In 1902, Bowser was president of the Women's Christian Temperance Union in Virginia. She gave lectures at the annual gatherings of the Hampton Negro Conferences, and chaired the Committee on Domestic Science from 1899 to 1902. She raised funds for the Industrial Home School for Colored Girls and the Virginia Manual Labor School for Colored Boys. Bowser also served as President of the Woman's Department of the Negro Reformatory Association of Virginia.

=== Leadership and service ===
She was founder and first president of the Richmond Woman's League.

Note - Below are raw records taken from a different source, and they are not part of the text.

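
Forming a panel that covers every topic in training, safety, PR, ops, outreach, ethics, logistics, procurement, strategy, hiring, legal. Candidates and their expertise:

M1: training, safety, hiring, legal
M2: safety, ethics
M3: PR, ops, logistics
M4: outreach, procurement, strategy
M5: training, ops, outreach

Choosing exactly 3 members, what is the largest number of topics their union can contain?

Choosing M1, M3, M4 covers {training, safety, PR, ops, outreach, logistics, procurement, strategy, hiring, legal} — 10 topics.
No choice of 3 members does better; here ethics is left uncovered.

10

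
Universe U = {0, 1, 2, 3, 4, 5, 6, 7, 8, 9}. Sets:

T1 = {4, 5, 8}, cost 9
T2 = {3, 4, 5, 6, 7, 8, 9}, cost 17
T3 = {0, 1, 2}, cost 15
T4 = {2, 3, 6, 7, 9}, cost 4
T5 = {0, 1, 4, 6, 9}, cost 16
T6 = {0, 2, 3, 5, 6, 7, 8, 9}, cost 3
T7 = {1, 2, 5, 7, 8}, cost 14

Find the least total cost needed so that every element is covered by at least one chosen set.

19

T5, T6 cover every element at cost 16 + 3 = 19.
Any cover uses at least 2 sets; among all covering selections none totals below 19.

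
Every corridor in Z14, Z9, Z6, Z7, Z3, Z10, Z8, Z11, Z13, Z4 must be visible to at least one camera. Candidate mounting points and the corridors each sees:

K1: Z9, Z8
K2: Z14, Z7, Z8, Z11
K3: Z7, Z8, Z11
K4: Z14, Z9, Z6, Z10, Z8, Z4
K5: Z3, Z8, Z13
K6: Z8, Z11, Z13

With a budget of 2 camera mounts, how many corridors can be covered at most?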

She supported the Virginia Colored Anti-Tuberculosis League in Richmond, and helped to found the National Association of Colored Women's Clubs and the Virginia State Federation of Colored Women's Clubs.

She served on several executive boards for community organizations such the Southern Federation of Colored Women and the Women's Educational and Missionary Association of Virginia, as well as the standing Committee of Domestic Economy, for the Hampton Conference.

== Legacy ==
In 1925, the first branch of the Richmond Public Library to serve African-American patrons was named for Bowser.

==Personal life==
Rosa Dixon married fellow teacher James Herndon Bowser (who was a relative of Civil War spy Mary Bowser) in 1879. Two years later, she was widowed when James died from tuberculosis. They had a son, Oswald Barrington Herndon Bowser (1880-1935), who became a medical doctor in Richmond.

Rosa Dixon Bowser died in 1931, aged 76 years. Her grave in East End Cemetery was mentioned in a 2017 New York Times essay about restoration efforts at "neglected black cemeteries". The Rosa D. Bowser School in Richmond (the former home of the Black History Museum and Cultural Center of Virginia from 1991 to 2015) was named for her.